Wednesday, July 22, 2015

Cross-training

I'm part of a group show of artists that opens tonight. I have ten photos (mostly of North West River beach, all of Labrador ). It was fun to help organize (l did most of the publicity ) and definitely great to get so many images printed and up on the wall. What will it be like to be at the opening and hear folk talk about them? I'm used to pretty instant feedback from writing and directing plays, but writing novels and poems is a very private enterprise. Even when you're published you don't necessarily get immediate response except at readings.



Well,  I'll see how I am with it tonight.  Here's a photo that isn't in the show but similar!

Tuesday, July 14, 2015

Just Bloody Well Show Up

This ain't rocket science. It ain't science at all. It is cause and effect. If I sit down and work for an hour every day I'll be finished this revision in eleven days. Period. Then I can ship it off to the ms doctor and we can see where we're at then. At a certain point I'll be done. Yes. I'll be done. Not sort of done, or shelved for later - but done until someone who wants to buy it tells me different. That certain point will come sooner than later if I put my arse in my chair and finish this revision.

I've begun again.

The magic of those ordinary, everyday words. I've begun again.


Friday, July 10, 2015

Disruptions, distractions and bedevilment

Ten whole days since I posted. A week ago I was in the truck with Ron making our way from New Brunswick to northern Quebec. Now, I'm finishing up my first week back at work and it seems like my three weeks home never happened. Life is a dream - sha boom sha boom.

The trouble with vacations is that one's routine gets disrupted. I had been getting up at about 5 or 5:30 in the morning to work on my revision. Since I've been back I haven't done that. I was going to say that I haven't been able to - but how could that be true? Of course, I could. I just haven't. While I was away I did some work on my ms - I had a hard copy of most of the revision with me and worked on Ron's laptop. But it wasn't very satisfactory - hard to work without a desk or even a table. I managed to stay in touch with my work though and felt that was good. Until the last week - then it all went away. Too much disruption, distraction and bedevilment.
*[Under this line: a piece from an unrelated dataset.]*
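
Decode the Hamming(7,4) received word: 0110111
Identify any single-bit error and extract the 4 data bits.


Syndrome = 5: error at position 5

Data: 1011 (corrected bit 5)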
Now, how do I get back on the path? I plan to work on it this weekend. No reason why not - I have some chores to do and an art show to help prepare for (a group show where I'll have some photos) but I should be able to put in at least four hours.

The weather is crap. Cold and rainy. I think they had summer here while we were in Nova Scotia where it was cold and rainy. I'm trying not to be sooky but damn! I want some beach. Anywhoozie - good for writing.

It was truly fun to see Death, the Musical performed in Chester. The actors all did an amazing job and the music was heavenly. I saw lots of old pals - some that I hadn't seen in years.

Hope everyone is having a lovely summer (or winter for those of you in the southern hemisphere) and I'll see you around the water cooler.